Gefragt, ob die Zeit für die Volksparteien Union und SPD vorbei sei oder ob sie sich noch einmal zu alter Stärke entwickeln, antworteten fast 54 Prozent der Befragten, sie rechneten nicht mehr mit einer Erholung.

Eng damit verbunden ist eine Botschaft, die früher anders aussah. Auf die Frage, ob es ihnen wichtig sei, bei Wahlen eine große Partei zu wählen, antworten heute knapp 56 Prozent, dass ihnen das mehr und mehr egal ist. Man will unbedingt beim Sieger sein - das ist heute längst nicht mehr so stark wie vor ein, zwei Jahrzehnten.

Was also ist da los? Auch darauf hat das Institut Allensbach im Auftrag der Bertelsmann-Stiftung Antworten gesucht. Zu diesem Zweck wurden den Befragten Attribute und Eigenschaften vorgelegt, bei denen sie prüfen sollten, ob sie aus ihrer Sicht auf CDU/CSU oder SPD zutreffen. Das Ergebnis ist für beide Noch-Volksparteien ziemlich dramatisch.

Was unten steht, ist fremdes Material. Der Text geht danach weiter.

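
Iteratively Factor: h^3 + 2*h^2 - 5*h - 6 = (h - 2)*(h^2 + 4*h + 3) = (h - 2)*(h + 3)*(h + 1)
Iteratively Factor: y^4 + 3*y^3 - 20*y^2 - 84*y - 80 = (y + 4)*(y^3 - y^2 - 16*y - 20) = (y - 5)*(y + 4)*(y^2 + 4*y + 4) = (y - 5)*(y + 2)*(y + 4)*(y + 2)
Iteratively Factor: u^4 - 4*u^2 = (u)*(u^3 - 4*u) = u^2*(u^2 - 4) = u^2*(u - 2)*(u + 2)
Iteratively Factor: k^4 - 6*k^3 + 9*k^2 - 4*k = (k)*(k^3 - 6*k^2 + 9*k - 4) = k*(k - 1)*(k^2 - 5*k + 4) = k*(k - 4)*(k - 1)*(k - 1)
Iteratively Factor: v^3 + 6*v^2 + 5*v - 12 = (v - 1)*(v^2 + 7*v + 12) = (v - 1)*(v + 4)*(v + 3)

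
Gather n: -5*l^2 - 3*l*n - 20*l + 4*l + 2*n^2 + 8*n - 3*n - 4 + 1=-5*l^2 - 16*l + 2*n^2 + n*(5 - 3*l) - 3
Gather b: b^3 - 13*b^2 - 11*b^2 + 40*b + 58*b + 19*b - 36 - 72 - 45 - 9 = b^3 - 24*b^2 + 117*b - 162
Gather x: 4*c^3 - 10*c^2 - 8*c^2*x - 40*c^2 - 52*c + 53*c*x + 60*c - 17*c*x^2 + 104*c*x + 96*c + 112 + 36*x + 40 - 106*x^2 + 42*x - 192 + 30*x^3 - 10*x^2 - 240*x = 4*c^3 - 50*c^2 + 104*c + 30*x^3 + x^2*(-17*c - 116) + x*(-8*c^2 + 157*c - 162) - 40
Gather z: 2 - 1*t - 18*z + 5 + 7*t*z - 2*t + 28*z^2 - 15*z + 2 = -3*t + 28*z^2 + z*(7*t - 33) + 9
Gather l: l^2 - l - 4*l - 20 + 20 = l^2 - 5*l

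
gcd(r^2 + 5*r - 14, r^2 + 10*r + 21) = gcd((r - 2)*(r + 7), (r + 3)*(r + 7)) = r + 7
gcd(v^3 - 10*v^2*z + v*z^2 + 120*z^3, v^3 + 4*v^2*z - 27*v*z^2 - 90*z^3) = -v^2 + 2*v*z + 15*z^2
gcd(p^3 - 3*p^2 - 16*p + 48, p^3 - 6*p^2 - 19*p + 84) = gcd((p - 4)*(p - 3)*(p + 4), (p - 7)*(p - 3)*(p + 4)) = p^2 + p - 12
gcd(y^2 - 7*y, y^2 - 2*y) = y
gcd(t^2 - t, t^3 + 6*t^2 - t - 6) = t - 1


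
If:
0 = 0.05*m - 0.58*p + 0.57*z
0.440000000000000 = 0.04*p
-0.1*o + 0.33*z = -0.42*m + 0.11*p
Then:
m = 127.6 - 11.4*z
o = 523.82 - 44.58*z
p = 11.00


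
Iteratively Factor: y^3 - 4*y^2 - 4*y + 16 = (y + 2)*(y^2 - 6*y + 8) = (y - 4)*(y + 2)*(y - 2)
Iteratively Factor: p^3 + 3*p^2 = (p)*(p^2 + 3*p) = p*(p + 3)*(p)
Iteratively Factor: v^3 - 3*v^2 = (v - 3)*(v^2) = v*(v - 3)*(v)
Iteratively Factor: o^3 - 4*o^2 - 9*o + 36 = (o - 3)*(o^2 - o - 12) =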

So spricht der Union eine deutliche Mehrheit noch zu, dass sie eine große, mitgliederstarke und "bedeutende" Partei ist. Aber kaum weniger groß ist in der Umfrage die Zahl derer, die zu dem Schluss kommen, dass die Union einige Politiker in ihren Reihen hat, die "ausgesprochen unsympathisch" sind (53,3 Prozent); dass die Union oft "an den Sorgen und Wünschen der Bevölkerung vorbeiredet" (51 Prozent); und dass sie "vieles verspricht, was sie nicht halten kann" (49,2 Prozent).

Schon das wirkt wenig schmeichelhaft. Noch gravierender aber sind die Ergebnisse, wenn es um Fragen wie Zukunft, Optimismus und Vertrauen geht. Gerade mal 17 Prozent verbinden mit der CDU Politiker, denen man vertrauen kann; elf Prozent sind der Meinung, die CDU habe Konzepte, mit denen es den Menschen in Deutschland auf Dauer gut geht; nicht mal zehn Prozent verbinden mit ihr Optimismus; und genau 3,8 Prozent meinen, dass es mit dieser Partei aufwärts gehe. Ernüchternder könnte eine solche Studie für die Partei, die 20 Jahre von Angela Merkel geführt wurde, kaum ausfallen.

Bei der SPD ist die Lage sehr ähnlich. Mehr als 50 Prozent schreiben ihr zu, dass sie "vieles verspricht, was sie nicht halten kann"; knapp die Hälfte der Befragten, nämlich 45 Prozent, kommen zu dem Schluss, dass sie "keine klare Linie" verfolge. Bemerkenswert auch, dass ihr gerade noch knapp 13 Prozent zuschreiben, in ihren Reihen gebe es Politiker, den man vertrauen könne. Gerade zehn Prozent verbinden mit ihr Zuversicht und Optimismus und genau sechs Prozent glauben, dass es mit dieser Partei wieder aufwärts gehe.

Diese Ergebnisse zeigen, wie groß die Zweifel an Union und SPD geworden sind. Damit ist im März 2019 eines klar: Die Union liegt in den Umfragen zur Sonntagsfrage zwar deutlich vor der SPD. Aber das ändert nichts an der Tatsache, dass auch sie nicht sicher sein kann, ob sie dauerhaft überleben wird.

Was die beiden Frauen an der Spitze von CDU und SPD dazu sagen, kann man am Mittwochabend in Berlin verfolgen. Annegret Kramp-Karrenbauer und Andrea Nahles werden auf einer gemeinsamen Veranstaltung von RBB, Bertelsmann Stiftung und Süddeutscher Zeitung dazu Stellung nehmen. Sie wird auch im Livestream übertragen (siehe oben).